Much like the march organized by Casarão da Diversidade, Black LGBTT activist and artistic collectives in Salvador are already doing the necessary scholarly and cultural work to talk back to the harmful logics that continue to pathologize trans bodies in Brazil. However, as someone who is not Brazilian or trans, but of the African diaspora and in community with many Black trans folk, I am increasingly concerned by how non-Brazilian and non-Bahian researchers hold onto the notion of Bahia as a place of inherent sexual and gender deviance. While I would love to believe in Salvador as a queer- and trans-friendly city, and am invested in the project of truly making it so, this notion is inextricably linked to the ongoing, at times nonconsensual, consumption of Black LGBTT bodies via sex tourism and daily encounters that reaffirm their violability and assumed sexual availability. This essay is a call for us, regardless of our personal identifications or research areas, to see the consequences of characterizing Bahia as a place of indulgence in Black culture, sexual liberation, and freedom of gender expression without attending to the lives that make it so. Advocating for a trans-centered approach to research in Brazil is my way of gesturing toward a future in which Salvador can truly become a space of liberatory potential for Black LGBTT Bahians. I hope that this moment, made possible by the affective, intellectual, cultural, and sexual labor of Black LGBTT Bahians, will lead to a series of future moments in which we all continue to reflect upon and act to honor the dissident bodies that have made it possible to be who we are today.
Joshua Reason is a master’s student at LLILAS and portfolio student in the Women’s and Gender Studies LGBTQ Studies program. Their research explores the effects of urban planning and institutional memory on Black LGBTT geographies in Salvador da Bahia, Brazil.
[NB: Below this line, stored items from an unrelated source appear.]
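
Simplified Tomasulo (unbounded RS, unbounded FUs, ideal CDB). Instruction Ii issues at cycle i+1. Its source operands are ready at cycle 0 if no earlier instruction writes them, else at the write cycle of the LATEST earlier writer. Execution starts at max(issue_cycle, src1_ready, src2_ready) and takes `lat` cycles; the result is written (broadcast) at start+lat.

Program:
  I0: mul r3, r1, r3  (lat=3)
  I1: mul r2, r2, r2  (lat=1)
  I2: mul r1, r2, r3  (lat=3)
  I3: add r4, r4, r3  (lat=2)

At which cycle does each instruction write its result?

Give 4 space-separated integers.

Answer: 4 3 7 6

Derivation:
I0 mul r3: issue@1 deps=(None,None) exec_start@1 write@4
I1 mul r2: issue@2 deps=(None,None) exec_start@2 write@3
I2 mul r1: issue@3 deps=(1,0) exec_start@4 write@7
I3 add r4: issue@4 deps=(None,0) exec_start@4 write@6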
In dialogue with Black (queer) scholars throughout the African Diaspora in the Americas, Joshua shows the resonance of Black LGBTT pain and joy across space, time, and culture.
Notes
- In the most recent promotional materials for the collective, they have opted to use LGBTQI to describe the members of the collective. That said, I will be using LGBTT throughout the rest of the essay.
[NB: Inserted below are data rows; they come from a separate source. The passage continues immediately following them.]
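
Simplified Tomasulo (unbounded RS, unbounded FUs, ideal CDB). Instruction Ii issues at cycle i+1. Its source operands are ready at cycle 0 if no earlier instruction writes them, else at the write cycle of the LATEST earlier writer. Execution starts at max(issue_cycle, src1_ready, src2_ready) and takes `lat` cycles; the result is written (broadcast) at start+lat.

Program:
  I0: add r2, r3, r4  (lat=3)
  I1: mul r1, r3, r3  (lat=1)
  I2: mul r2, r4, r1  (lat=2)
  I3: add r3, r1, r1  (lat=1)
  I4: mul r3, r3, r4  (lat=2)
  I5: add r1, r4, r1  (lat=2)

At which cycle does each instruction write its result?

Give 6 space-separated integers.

I0 add r2: issue@1 deps=(None,None) exec_start@1 write@4
I1 mul r1: issue@2 deps=(None,None) exec_start@2 write@3
I2 mul r2: issue@3 deps=(None,1) exec_start@3 write@5
I3 add r3: issue@4 deps=(1,1) exec_start@4 write@5
I4 mul r3: issue@5 deps=(3,None) exec_start@5 write@7
I5 add r1: issue@6 deps=(None,1) exec_start@6 write@8

Answer: 4 3 5 5 7 8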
- LGBTT stands for lesbian, gay, bisexual, trans, and travesti.
- Travesti is a term used in Brazil and other Latin American countries for people who were assigned male at birth, but identify with a feminine gender identity. Not all travestis consider themselves women, but most refer to themselves and other travestis in the feminine.
- Translation: femmes, butches, trans, and travestis.
- A person who identifies with the gender they were assigned at birth.
- A trans person who has not had surgical alterations to their breasts or private parts (e.g., sex reassignment surgery or a mastectomy).
- Putas, or whores, is a derogatory term for cis-women sex workers that has been reclaimed by that community.